The good news in the midst of the bad is that we now seem to have in place some political leaders who are no longer so filled with political and personal ego that they cannot say they have failed. Minister of National Security Horace Chang seems to be one such person. Some recent utterances attributed to him seem to indicate that he believes Alexander Pope's utterance which says, “No one should be ashamed to admit he is wrong, which is but saying, in other words, that he is wiser today than he was yesterday.”
But as good as it is that we can admit failures, it's time that we rise to an even higher level. We must be willing to truthfully admit why we are not conquering or succeeding. We must be unafraid to admit the truth of our past that has created the present in order to allow healing of our divisions and renewal for a fresh start.
This is where a Truth Commission-type entity may be a needed initiative to facilitate the process of healing. I am not at this time in our history advocating for a Truth Commission that is focused on simply wanting truth for knowledge to expose, embarrass, or prosecute. Rather the commission should be just enough to break the nexus of the past, heal the wounds, and set a course for change and a new day.
My humble opinion is that our new-era prime minister and our leader of Jamaica's faithful Opposition are better positioned now, than their predecessors, to facilitate such turnaround. For the past was their inheritance, not their creation, even though they may have deliberately or inadvertently contributed to it. All of us want our crime-facilitating systems changed but to date, both parties have been watching one another for nobody wants to make the first move. The fear, of course, is the loss of political capital.

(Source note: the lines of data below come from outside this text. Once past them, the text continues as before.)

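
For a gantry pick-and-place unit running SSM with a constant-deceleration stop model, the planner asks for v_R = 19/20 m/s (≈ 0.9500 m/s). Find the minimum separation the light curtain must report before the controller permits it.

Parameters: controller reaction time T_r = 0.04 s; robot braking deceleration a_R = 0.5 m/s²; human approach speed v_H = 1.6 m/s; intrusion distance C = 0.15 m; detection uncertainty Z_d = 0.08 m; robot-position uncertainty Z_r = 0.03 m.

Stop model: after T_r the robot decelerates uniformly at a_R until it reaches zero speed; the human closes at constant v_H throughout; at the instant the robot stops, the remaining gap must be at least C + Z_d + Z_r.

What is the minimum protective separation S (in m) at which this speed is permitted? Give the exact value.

S_min = 8609/2000 m = 4.3045 m

braking lasts T_s = (19/20)/(1/2) = 1.9000 s
reaction-phase robot travel = 0.9500·0.0400 = 0.0380 m
braking distance = 0.9500²/(2·0.5000) = 0.9025 m
human over T_r+T_s: 1.6000·(0.0400+1.9000) = 3.1040 m
C+Z_d+Z_r = 0.1500+0.0800+0.0300 = 0.2600 m
S_min ≈ 0.0380+0.9025+3.1040+0.2600  ⇒  S_min = 8609/2000 m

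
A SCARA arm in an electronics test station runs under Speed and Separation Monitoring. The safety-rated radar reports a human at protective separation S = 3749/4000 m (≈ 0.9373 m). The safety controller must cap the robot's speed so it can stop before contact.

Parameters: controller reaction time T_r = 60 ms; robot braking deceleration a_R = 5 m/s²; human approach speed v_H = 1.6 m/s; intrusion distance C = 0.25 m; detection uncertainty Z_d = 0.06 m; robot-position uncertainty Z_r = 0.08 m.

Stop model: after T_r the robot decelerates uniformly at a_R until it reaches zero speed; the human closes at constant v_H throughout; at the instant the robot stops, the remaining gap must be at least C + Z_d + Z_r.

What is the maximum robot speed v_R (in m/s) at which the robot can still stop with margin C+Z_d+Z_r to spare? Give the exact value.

at the boundary: (1/10)·v² + (19/50)·v + (-361/800) = 0
  disc = (19/50)² − 4·(1/10)·(-361/800) = 3249/10000 ; √disc = 57/100
  v_R = (−(19/50) + 57/100) / (2·(1/10)) = 19/20 m/s
check:
braking lasts T_s = (19/20)/5 = 0.1900 s
reaction-phase robot travel = 0.9500·0.0600 = 0.0570 m
robot covers 0.9500·0.1900 − ½·5.0000·0.1900² = 0.0902 m while stopping
human closes 1.6000·0.2500 = 0.4000 m
residual clearance needed = 0.2500+0.0600+0.0800 = 0.3900 m
sum ≈ 0.0570+0.0902+0.4000+0.3900 ≈ 0.9373 m = S ✓

v_R_max = 19/20 m/s = 0.9500 m/s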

I must remind our public servants that our country is not where it was two or three decades ago. Citizens want to get past the past and embrace a prosperous future. Our leaders need to seize the moment!
The question is, in an election year, does the prime minister have the courage to initiate the radical change action needed and will the Opposition stand with him.
It's all hands on deck time! It's kill this crime monster time now! We must halt the negative influence of the past, set and declare a new paradigm in the present and chart a new course for the future and for prosperity for this Jamaica, land we love.